L’étude repose sur le modèle épidémiologique CEPAC, qui simule l’évolution de l’épidémie en fonction des investissements dans la prévention, le dépistage et le traitement. L’analyse inclut une population de 7,4 millions de personnes vivant avec le VIH, parmi lesquelles :

  • 5,6 millions sous traitement antirétroviral (ART)
  • 1,8 millions non traitées
  • 400 000 personnes non diagnostiquées

Le financement du PEPFAR est actuellement réparti comme suit :

  • 48 % pour les traitements (soins cliniques, laboratoires)
  • 24 % pour la prévention (PrEP, circoncision, préservatifs)
  • 1 % pour les tests de dépistage
  • 27 % pour la gestion des programmes et l’appui logistique

L’étude prend en compte l’hypothèse que les coupes budgétaires impacteraient directement les services financés par le PEPFAR, et que les alternatives de financement sont limitées.

Résultats de l’étude

1 – L’impact sur les nouvelles infections et les décès liés au VIH

Les projections montrent une forte augmentation des infections (près de 50% sur 10 ans en cas de suppression complète) et des décès liés au VIH en cas de réduction du financement :

Nouvelles infections sur 10 ans :

  • PEPFAR 100 % : 1,19 million
  • PEPFAR 50 % : 1,48 million (+24 %)
  • PEPFAR 0 % : 1,76 million (+47 %)

Décès liés au VIH sur 10 ans :

  • PEPFAR 100 % : 1,59 million
  • PEPFAR 50 % : 1,90 million (+20 %)
  • PEPFAR 0 % : 2,19 millions (+38 %)
Modélisation de l’impact d’une baisse ou d’un arrêt du financement du PEPFAR,
en terme de nouvelles infections, de décès et d’espérance de vie
.
(Source : La Lettre de l’infectiologue, d’après IDWeek 2024 – Ghandi A et al., abstr. 379, actualisé)

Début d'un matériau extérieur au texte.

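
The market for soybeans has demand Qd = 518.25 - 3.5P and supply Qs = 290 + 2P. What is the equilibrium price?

P* = 41.5

Set Qd = Qs: 518.25 - 3.5P = 290 + 2P.
228.25 = 5.5P, so P* = 41.5.
Q* = 518.25 − 3.5(41.5) = 373.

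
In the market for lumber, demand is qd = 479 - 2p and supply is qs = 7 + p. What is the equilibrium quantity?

Set qd = qs: 479 - 2p = 7 + p.
472 = 3p, so p* = 472/3.
q* = 479 − 2(472/3) = 493/3.

q* = 493/3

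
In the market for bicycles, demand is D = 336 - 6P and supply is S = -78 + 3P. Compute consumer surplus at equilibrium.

Equilibrium: 336 - 6P = -78 + 3P gives P* = 46, Q* = 60.
Demand choke price (D = 0): P = 56.
CS = ½(56 − 46)(60) = 300.

Consumer surplus = 300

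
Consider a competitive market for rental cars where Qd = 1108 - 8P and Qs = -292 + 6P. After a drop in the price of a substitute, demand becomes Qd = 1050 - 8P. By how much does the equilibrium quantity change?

ΔQ = -174/7

Original equilibrium: P* = 100, Q* = 308.
New equilibrium: 1050 - 8P = -292 + 6P, so 1342 = 14P and P' = 671/7; Q' = 1050 − 8(671/7) = 1982/7.
Change in quantity: 1982/7 − 308 = -174/7.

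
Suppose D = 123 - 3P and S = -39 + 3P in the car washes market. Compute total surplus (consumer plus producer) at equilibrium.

Equilibrium: 123 - 3P = -39 + 3P gives P* = 27, Q* = 42.
Demand choke price: P = 41; supply starts at P = 13.
CS = ½(41 − 27)(42) = 294; PS = ½(27 − 13)(42) = 294.

Total surplus = 588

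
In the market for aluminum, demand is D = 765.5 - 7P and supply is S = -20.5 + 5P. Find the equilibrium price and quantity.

P* = 65.5, Q* = 307

Set D = S: 765.5 - 7P = -20.5 + 5P.
786 = 12P, so P* = 65.5.
Q* = 765.5 − 7(65.5) = 307.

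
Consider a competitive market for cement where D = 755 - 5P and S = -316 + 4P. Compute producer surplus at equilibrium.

Producer surplus = 3200

Equilibrium: 755 - 5P = -316 + 4P gives P* = 119, Q* = 160.
Supply starts at P = 79 (where S = 0).
PS = ½(119 − 79)(160) = 3200.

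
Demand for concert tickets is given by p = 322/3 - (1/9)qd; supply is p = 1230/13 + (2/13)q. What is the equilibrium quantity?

q* = 48

Set the two price expressions equal: 322/3 - (1/9)q = 1230/13 + (2/13)q.
496/39 = (31/117)q, so q* = 48.
p* = 322/3 − (1/9)(48) = 102.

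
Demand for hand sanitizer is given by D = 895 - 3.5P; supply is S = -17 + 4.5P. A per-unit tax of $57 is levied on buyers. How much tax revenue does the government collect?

Tax revenue = 21875.53125

Pre-tax equilibrium: P* = 114, Q* = 496.
Tax on buyers shifts demand to D = 895 − 3.5(P + 57) = 695.5 - 3.5P.
695.5 - 3.5P = -17 + 4.5P gives seller price Ps = 89.0625; buyers pay Pb = 89.0625 + 57 = 146.0625.
New quantity: Q = 895 − 3.5(146.0625) = 383.78125.
Revenue = 57 × 383.78125 = 21875.53125.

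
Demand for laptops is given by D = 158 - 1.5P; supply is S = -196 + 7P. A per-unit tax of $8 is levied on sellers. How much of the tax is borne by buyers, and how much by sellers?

Pre-tax equilibrium: P* = 708/17, Q* = 1624/17.
Tax on sellers shifts supply to S = -196 + 7(P − 8) = -252 + 7P.
158 - 1.5P = -252 + 7P gives buyer price Pb = 820/17; sellers receive Ps = 820/17 − 8 = 684/17.
New quantity: Q = 158 − 1.5(820/17) = 1456/17.
Buyer burden = 820/17 − 708/17 = 112/17; seller burden = 708/17 − 684/17 = 24/17.

Buyers bear 112/17, sellers bear 24/17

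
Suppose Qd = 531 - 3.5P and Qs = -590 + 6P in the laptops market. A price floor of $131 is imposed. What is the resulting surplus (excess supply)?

Equilibrium price would be P* = 118, so the floor at 131 binds.
At P = 131: Qd = 72.5, Qs = 196.
Surplus = 196 − 72.5 = 123.5.

Surplus = 123.5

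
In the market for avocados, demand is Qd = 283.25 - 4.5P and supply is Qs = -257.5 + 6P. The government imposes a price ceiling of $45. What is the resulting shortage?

Shortage = 68.25

Equilibrium price would be P* = 51.5, so the ceiling at 45 binds.
At P = 45: Qd = 283.25 − 4.5(45) = 80.75, Qs = -257.5 + 6(45) = 12.5.
Shortage = 80.75 − 12.5 = 68.25.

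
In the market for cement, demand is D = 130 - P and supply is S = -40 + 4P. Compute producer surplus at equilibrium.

Producer surplus = 1152

Equilibrium: 130 - P = -40 + 4P gives P* = 34, Q* = 96.
Supply starts at P = 10 (where S = 0).
PS = ½(34 − 10)(96) = 1152.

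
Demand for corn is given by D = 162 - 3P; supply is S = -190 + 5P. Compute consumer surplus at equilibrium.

Equilibrium: 162 - 3P = -190 + 5P gives P* = 44, Q* = 30.
Demand choke price (D = 0): P = 54.
CS = ½(54 − 44)(30) = 150.

Consumer surplus = 150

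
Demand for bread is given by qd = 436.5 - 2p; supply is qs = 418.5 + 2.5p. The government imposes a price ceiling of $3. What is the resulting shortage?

Equilibrium price would be p* = 4, so the ceiling at 3 binds.
At p = 3: qd = 436.5 − 2(3) = 430.5, qs = 418.5 + 2.5(3) = 426.
Shortage = 430.5 − 426 = 4.5.

Shortage = 4.5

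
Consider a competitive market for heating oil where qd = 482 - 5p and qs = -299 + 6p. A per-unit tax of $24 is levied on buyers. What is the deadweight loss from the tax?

Deadweight loss = 8640/11

Pre-tax equilibrium: p* = 71, q* = 127.
Tax on buyers shifts demand to qd = 482 − 5(p + 24) = 362 - 5p.
362 - 5p = -299 + 6p gives seller price ps = 661/11; buyers pay pb = 661/11 + 24 = 925/11.
New quantity: q = 482 − 5(925/11) = 677/11.
DWL = ½ × 24 × (127 − 677/11) = 8640/11.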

2 – L’impact sur l’espérance de vie et les coûts de santé

Une suppression du financement du PEPFAR réduirait significativement l’espérance de vie des personnes vivant avec le VIH alors que la diminution du coût moyen des soins reste assez modérée : les économies réalisées à court terme en supprimant le programme sont donc faibles en regard de l’impact majeur sur la morbi-mortalité.

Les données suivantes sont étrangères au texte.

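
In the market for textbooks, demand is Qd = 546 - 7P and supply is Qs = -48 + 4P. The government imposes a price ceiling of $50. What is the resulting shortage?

Equilibrium price would be P* = 54, so the ceiling at 50 binds.
At P = 50: Qd = 546 − 7(50) = 196, Qs = -48 + 4(50) = 152.
Shortage = 196 − 152 = 44.

Shortage = 44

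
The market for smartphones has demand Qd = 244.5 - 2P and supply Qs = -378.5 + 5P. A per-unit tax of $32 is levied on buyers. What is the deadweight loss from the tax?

Pre-tax equilibrium: P* = 89, Q* = 66.5.
Tax on buyers shifts demand to Qd = 244.5 − 2(P + 32) = 180.5 - 2P.
180.5 - 2P = -378.5 + 5P gives seller price Ps = 559/7; buyers pay Pb = 559/7 + 32 = 783/7.
New quantity: Q = 244.5 − 2(783/7) = 291/14.
DWL = ½ × 32 × (66.5 − 291/14) = 5120/7.

Deadweight loss = 5120/7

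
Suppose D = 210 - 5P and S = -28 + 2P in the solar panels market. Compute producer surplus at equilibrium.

Producer surplus = 400

Equilibrium: 210 - 5P = -28 + 2P gives P* = 34, Q* = 40.
Supply starts at P = 14 (where S = 0).
PS = ½(34 − 14)(40) = 400.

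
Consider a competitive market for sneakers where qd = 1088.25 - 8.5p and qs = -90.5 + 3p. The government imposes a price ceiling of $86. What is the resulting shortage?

Shortage = 189.75

Equilibrium price would be p* = 102.5, so the ceiling at 86 binds.
At p = 86: qd = 1088.25 − 8.5(86) = 357.25, qs = -90.5 + 3(86) = 167.5.
Shortage = 357.25 − 167.5 = 189.75.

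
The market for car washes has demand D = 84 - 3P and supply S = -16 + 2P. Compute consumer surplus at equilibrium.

Consumer surplus = 96

Equilibrium: 84 - 3P = -16 + 2P gives P* = 20, Q* = 24.
Demand choke price (D = 0): P = 28.
CS = ½(28 − 20)(24) = 96.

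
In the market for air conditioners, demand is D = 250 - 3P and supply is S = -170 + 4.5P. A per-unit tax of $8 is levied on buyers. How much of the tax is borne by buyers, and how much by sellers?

Pre-tax equilibrium: P* = 56, Q* = 82.
Tax on buyers shifts demand to D = 250 − 3(P + 8) = 226 - 3P.
226 - 3P = -170 + 4.5P gives seller price Ps = 52.8; buyers pay Pb = 52.8 + 8 = 60.8.
New quantity: Q = 250 − 3(60.8) = 67.6.
Buyer burden = 60.8 − 56 = 4.8; seller burden = 56 − 52.8 = 3.2.

Buyers bear $4.8, sellers bear $3.2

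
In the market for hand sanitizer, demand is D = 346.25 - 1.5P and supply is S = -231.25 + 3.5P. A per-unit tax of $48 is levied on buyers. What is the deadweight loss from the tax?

Pre-tax equilibrium: P* = 115.5, Q* = 173.
Tax on buyers shifts demand to D = 346.25 − 1.5(P + 48) = 274.25 - 1.5P.
274.25 - 1.5P = -231.25 + 3.5P gives seller price Ps = 101.1; buyers pay Pb = 101.1 + 48 = 149.1.
New quantity: Q = 346.25 − 1.5(149.1) = 122.6.
DWL = ½ × 48 × (173 − 122.6) = 1209.6.

Deadweight loss = 1209.6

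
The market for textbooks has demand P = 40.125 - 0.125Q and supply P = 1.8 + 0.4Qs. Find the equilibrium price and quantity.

P* = 31, Q* = 73

Set the two price expressions equal: 40.125 - 0.125Q = 1.8 + 0.4Q.
38.325 = 0.525Q, so Q* = 73.
P* = 40.125 − (0.125)(73) = 31.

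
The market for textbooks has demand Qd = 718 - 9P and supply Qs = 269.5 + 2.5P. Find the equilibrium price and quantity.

Set Qd = Qs: 718 - 9P = 269.5 + 2.5P.
448.5 = 11.5P, so P* = 39.
Q* = 718 − 9(39) = 367.

P* = 39, Q* = 367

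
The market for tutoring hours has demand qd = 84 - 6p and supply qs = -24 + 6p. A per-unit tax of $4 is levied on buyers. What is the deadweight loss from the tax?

Deadweight loss = 24

Pre-tax equilibrium: p* = 9, q* = 30.
Tax on buyers shifts demand to qd = 84 − 6(p + 4) = 60 - 6p.
60 - 6p = -24 + 6p gives seller price ps = 7; buyers pay pb = 7 + 4 = 11.
New quantity: q = 84 − 6(11) = 18.
DWL = ½ × 4 × (30 − 18) = 24.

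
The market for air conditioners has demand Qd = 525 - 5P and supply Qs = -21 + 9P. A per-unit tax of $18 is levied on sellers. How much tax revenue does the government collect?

Tax revenue = 34290/7

Pre-tax equilibrium: P* = 39, Q* = 330.
Tax on sellers shifts supply to Qs = -21 + 9(P − 18) = -183 + 9P.
525 - 5P = -183 + 9P gives buyer price Pb = 354/7; sellers receive Ps = 354/7 − 18 = 228/7.
New quantity: Q = 525 − 5(354/7) = 1905/7.
Revenue = 18 × 1905/7 = 34290/7.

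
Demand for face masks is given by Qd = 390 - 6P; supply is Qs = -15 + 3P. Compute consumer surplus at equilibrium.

Equilibrium: 390 - 6P = -15 + 3P gives P* = 45, Q* = 120.
Demand choke price (Qd = 0): P = 65.
CS = ½(65 − 45)(120) = 1200.

Consumer surplus = 1200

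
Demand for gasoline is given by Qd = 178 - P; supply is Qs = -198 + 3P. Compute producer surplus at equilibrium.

Producer surplus = 1176

Equilibrium: 178 - P = -198 + 3P gives P* = 94, Q* = 84.
Supply starts at P = 66 (where Qs = 0).
PS = ½(94 − 66)(84) = 1176.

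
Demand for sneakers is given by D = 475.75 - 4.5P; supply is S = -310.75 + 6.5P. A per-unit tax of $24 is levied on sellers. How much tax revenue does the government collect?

Pre-tax equilibrium: P* = 71.5, Q* = 154.
Tax on sellers shifts supply to S = -310.75 + 6.5(P − 24) = -466.75 + 6.5P.
475.75 - 4.5P = -466.75 + 6.5P gives buyer price Pb = 1885/22; sellers receive Ps = 1885/22 − 24 = 1357/22.
New quantity: Q = 475.75 − 4.5(1885/22) = 992/11.
Revenue = 24 × 992/11 = 23808/11.

Tax revenue = 23808/11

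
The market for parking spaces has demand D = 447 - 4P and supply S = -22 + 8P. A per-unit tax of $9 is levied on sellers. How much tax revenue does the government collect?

Tax revenue = 2400

Pre-tax equilibrium: P* = 469/12, Q* = 872/3.
Tax on sellers shifts supply to S = -22 + 8(P − 9) = -94 + 8P.
447 - 4P = -94 + 8P gives buyer price Pb = 541/12; sellers receive Ps = 541/12 − 9 = 433/12.
New quantity: Q = 447 − 4(541/12) = 800/3.
Revenue = 9 × 800/3 = 2400.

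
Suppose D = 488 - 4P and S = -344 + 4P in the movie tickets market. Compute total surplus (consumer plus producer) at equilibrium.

Equilibrium: 488 - 4P = -344 + 4P gives P* = 104, Q* = 72.
Demand choke price: P = 122; supply starts at P = 86.
CS = ½(122 − 104)(72) = 648; PS = ½(104 − 86)(72) = 648.

Total surplus = 1296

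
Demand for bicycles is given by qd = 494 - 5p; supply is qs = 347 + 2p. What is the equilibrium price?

Set qd = qs: 494 - 5p = 347 + 2p.
147 = 7p, so p* = 21.
q* = 494 − 5(21) = 389.

p* = 21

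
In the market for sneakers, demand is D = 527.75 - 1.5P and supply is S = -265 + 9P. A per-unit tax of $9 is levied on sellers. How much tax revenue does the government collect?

Tax revenue = 50769/14

Pre-tax equilibrium: P* = 75.5, Q* = 414.5.
Tax on sellers shifts supply to S = -265 + 9(P − 9) = -346 + 9P.
527.75 - 1.5P = -346 + 9P gives buyer price Pb = 1165/14; sellers receive Ps = 1165/14 − 9 = 1039/14.
New quantity: Q = 527.75 − 1.5(1165/14) = 5641/14.
Revenue = 9 × 5641/14 = 50769/14.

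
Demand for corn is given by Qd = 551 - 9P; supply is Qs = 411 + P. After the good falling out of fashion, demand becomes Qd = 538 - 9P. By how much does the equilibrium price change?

ΔP = -1.3

Original equilibrium: P* = 14, Q* = 425.
New equilibrium: 538 - 9P = 411 + P, so 127 = 10P and P' = 12.7; Q' = 538 − 9(12.7) = 423.7.
Change in price: 12.7 − 14 = -1.3.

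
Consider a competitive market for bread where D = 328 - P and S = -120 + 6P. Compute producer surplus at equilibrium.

Producer surplus = 5808

Equilibrium: 328 - P = -120 + 6P gives P* = 64, Q* = 264.
Supply starts at P = 20 (where S = 0).
PS = ½(64 − 20)(264) = 5808.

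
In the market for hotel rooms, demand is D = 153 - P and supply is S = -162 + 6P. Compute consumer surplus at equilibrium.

Consumer surplus = 5832

Equilibrium: 153 - P = -162 + 6P gives P* = 45, Q* = 108.
Demand choke price (D = 0): P = 153.
CS = ½(153 − 45)(108) = 5832.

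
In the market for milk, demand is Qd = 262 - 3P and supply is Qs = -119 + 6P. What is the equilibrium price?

Set Qd = Qs: 262 - 3P = -119 + 6P.
381 = 9P, so P* = 127/3.
Q* = 262 − 3(127/3) = 135.

P* = 127/3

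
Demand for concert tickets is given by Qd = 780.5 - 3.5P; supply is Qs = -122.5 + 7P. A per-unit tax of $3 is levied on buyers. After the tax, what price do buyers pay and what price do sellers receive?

Buyers pay $88, sellers receive $85

Pre-tax equilibrium: P* = 86, Q* = 479.5.
Tax on buyers shifts demand to Qd = 780.5 − 3.5(P + 3) = 770 - 3.5P.
770 - 3.5P = -122.5 + 7P gives seller price Ps = 85; buyers pay Pb = 85 + 3 = 88.
New quantity: Q = 780.5 − 3.5(88) = 472.5.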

Espérance de vie moyenne des personnes vivant avec le VIH:

  • PEPFAR 100 % : 22,7 ans
  • PEPFAR 50 % : 20,7 ans (-2 ans)
  • PEPFAR 0 % : 19,0 ans (-3,7 ans)

Coût moyen des soins par personne sur la durée de vie (en USD):

  • PEPFAR 100 % : 11 180 $
  • PEPFAR 50 % : 10 560 $ (-620 $)
  • PEPFAR 0 % : 10 040 $ (-1 140 $)

3 – Les effets d’un financement alternatif à partir de 2029

L’étude examine un scénario où un financement alternatif viendrait combler la perte du PEPFAR après cinq ans de déficit. Mais même avec une restauration budgétaire en 2029, les dommages resteraient irréversibles :

  • Les nouvelles infections resteraient nettement plus élevées qu’avec un financement continu
  • L’espérance de vie ne reviendrait pas au niveau initial
  • L’augmentation des décès serait déjà significative et difficilement rattrapable…
Modélisation de l’impact d’une baisse ou d’un arrêt du financement du PEPFAR,
en terme de nouvelles infections et d’espérance de vie s’il était rétabli en 2029.
(Source : La Lettre de l’infectiologue, d’après IDWeek 2024 – Ghandi A et al., abstr. 379, actualisé)

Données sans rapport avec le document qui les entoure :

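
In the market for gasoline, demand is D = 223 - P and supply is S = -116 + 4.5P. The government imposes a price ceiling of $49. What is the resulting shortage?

Shortage = 69.5

Equilibrium price would be P* = 678/11, so the ceiling at 49 binds.
At P = 49: D = 223 − 1(49) = 174, S = -116 + 4.5(49) = 104.5.
Shortage = 174 − 104.5 = 69.5.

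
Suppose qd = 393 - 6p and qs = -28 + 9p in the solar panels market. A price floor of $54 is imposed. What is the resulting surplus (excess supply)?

Surplus = 389

Equilibrium price would be p* = 421/15, so the floor at 54 binds.
At p = 54: qd = 69, qs = 458.
Surplus = 458 − 69 = 389.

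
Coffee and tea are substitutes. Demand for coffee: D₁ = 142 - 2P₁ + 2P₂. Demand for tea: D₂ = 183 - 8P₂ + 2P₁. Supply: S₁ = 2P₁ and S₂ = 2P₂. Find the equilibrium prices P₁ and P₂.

Market 1: 142 - 2P₁ + 2P₂ = 2P₁ → 4P₁ - 2P₂ = 142.
Market 2: 10P₂ - 2P₁ = 183.
Eliminating P₂: 10×(1) + 2×(2) gives 36P₁ = 1786, so P₁ = 893/18.
Back-substitute into (2): P₂ = (183 + 2×893/18) / 10 = 254/9.

P₁ = 893/18, P₂ = 254/9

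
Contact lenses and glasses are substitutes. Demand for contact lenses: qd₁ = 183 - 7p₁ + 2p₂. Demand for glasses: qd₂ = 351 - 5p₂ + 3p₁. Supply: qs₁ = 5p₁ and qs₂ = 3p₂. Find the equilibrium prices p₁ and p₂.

p₁ = 361/15, p₂ = 52.9

Market 1: 183 - 7p₁ + 2p₂ = 5p₁ → 12p₁ - 2p₂ = 183.
Market 2: 8p₂ - 3p₁ = 351.
Eliminating p₂: 8×(1) + 2×(2) gives 90p₁ = 2166, so p₁ = 361/15.
Back-substitute into (2): p₂ = (351 + 3×361/15) / 8 = 52.9.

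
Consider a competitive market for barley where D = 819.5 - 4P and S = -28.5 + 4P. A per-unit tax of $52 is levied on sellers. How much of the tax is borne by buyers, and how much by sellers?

Buyers bear $26, sellers bear $26

Pre-tax equilibrium: P* = 106, Q* = 395.5.
Tax on sellers shifts supply to S = -28.5 + 4(P − 52) = -236.5 + 4P.
819.5 - 4P = -236.5 + 4P gives buyer price Pb = 132; sellers receive Ps = 132 − 52 = 80.
New quantity: Q = 819.5 − 4(132) = 291.5.
Buyer burden = 132 − 106 = 26; seller burden = 106 − 80 = 26.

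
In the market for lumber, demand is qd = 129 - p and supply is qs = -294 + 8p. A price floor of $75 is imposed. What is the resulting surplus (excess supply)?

Surplus = 252

Equilibrium price would be p* = 47, so the floor at 75 binds.
At p = 75: qd = 54, qs = 306.
Surplus = 306 − 54 = 252.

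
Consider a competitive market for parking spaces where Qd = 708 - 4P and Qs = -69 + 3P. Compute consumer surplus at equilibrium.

Consumer surplus = 8712

Equilibrium: 708 - 4P = -69 + 3P gives P* = 111, Q* = 264.
Demand choke price (Qd = 0): P = 177.
CS = ½(177 − 111)(264) = 8712.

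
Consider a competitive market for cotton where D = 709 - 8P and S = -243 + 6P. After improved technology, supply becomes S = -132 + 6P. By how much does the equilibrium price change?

ΔP = -111/14

Original equilibrium: P* = 68, Q* = 165.
New equilibrium: 709 - 8P = -132 + 6P, so 841 = 14P and P' = 841/14; Q' = 709 − 8(841/14) = 1599/7.
Change in price: 841/14 − 68 = -111/14.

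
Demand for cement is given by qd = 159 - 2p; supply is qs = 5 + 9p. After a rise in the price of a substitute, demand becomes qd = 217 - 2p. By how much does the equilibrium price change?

Original equilibrium: p* = 14, q* = 131.
New equilibrium: 217 - 2p = 5 + 9p, so 212 = 11p and p' = 212/11; q' = 217 − 2(212/11) = 1963/11.
Change in price: 212/11 − 14 = 58/11.

Δp = 58/11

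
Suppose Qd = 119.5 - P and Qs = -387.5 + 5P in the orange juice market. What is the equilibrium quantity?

Set Qd = Qs: 119.5 - P = -387.5 + 5P.
507 = 6P, so P* = 84.5.
Q* = 119.5 − 1(84.5) = 35.

Q* = 35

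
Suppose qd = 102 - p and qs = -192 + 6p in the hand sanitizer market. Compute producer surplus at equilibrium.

Equilibrium: 102 - p = -192 + 6p gives p* = 42, q* = 60.
Supply starts at p = 32 (where qs = 0).
PS = ½(42 − 32)(60) = 300.

Producer surplus = 300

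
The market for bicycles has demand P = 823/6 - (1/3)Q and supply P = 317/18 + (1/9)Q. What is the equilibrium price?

P* = 47.5

Set the two price expressions equal: 823/6 - (1/3)Q = 317/18 + (1/9)Q.
1076/9 = (4/9)Q, so Q* = 269.
P* = 823/6 − (1/3)(269) = 47.5.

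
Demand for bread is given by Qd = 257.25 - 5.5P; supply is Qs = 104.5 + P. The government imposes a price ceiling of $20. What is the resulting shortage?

Equilibrium price would be P* = 23.5, so the ceiling at 20 binds.
At P = 20: Qd = 257.25 − 5.5(20) = 147.25, Qs = 104.5 + 1(20) = 124.5.
Shortage = 147.25 − 124.5 = 22.75.

Shortage = 22.75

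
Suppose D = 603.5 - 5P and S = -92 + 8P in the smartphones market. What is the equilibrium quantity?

Q* = 336

Set D = S: 603.5 - 5P = -92 + 8P.
695.5 = 13P, so P* = 53.5.
Q* = 603.5 − 5(53.5) = 336.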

Des projections alarmantes

L’étude démontre que toute réduction du financement du PEPFAR aurait un impact majeur sur l’épidémie de VIH en Afrique du Sud. La suppression totale du programme entraînerait :

  • 570 000 nouvelles infections supplémentaires d’ici 2034
  • 600 000 décès additionnels liés au VIH
  • Une perte moyenne de 3,7 années de vie par personne vivant avec le VIH

Face à ces projections alarmantes, le maintien du financement du PEPFAR jusqu’en 2030 est crucial, pour éviter un recul des progrès accomplis en santé publique.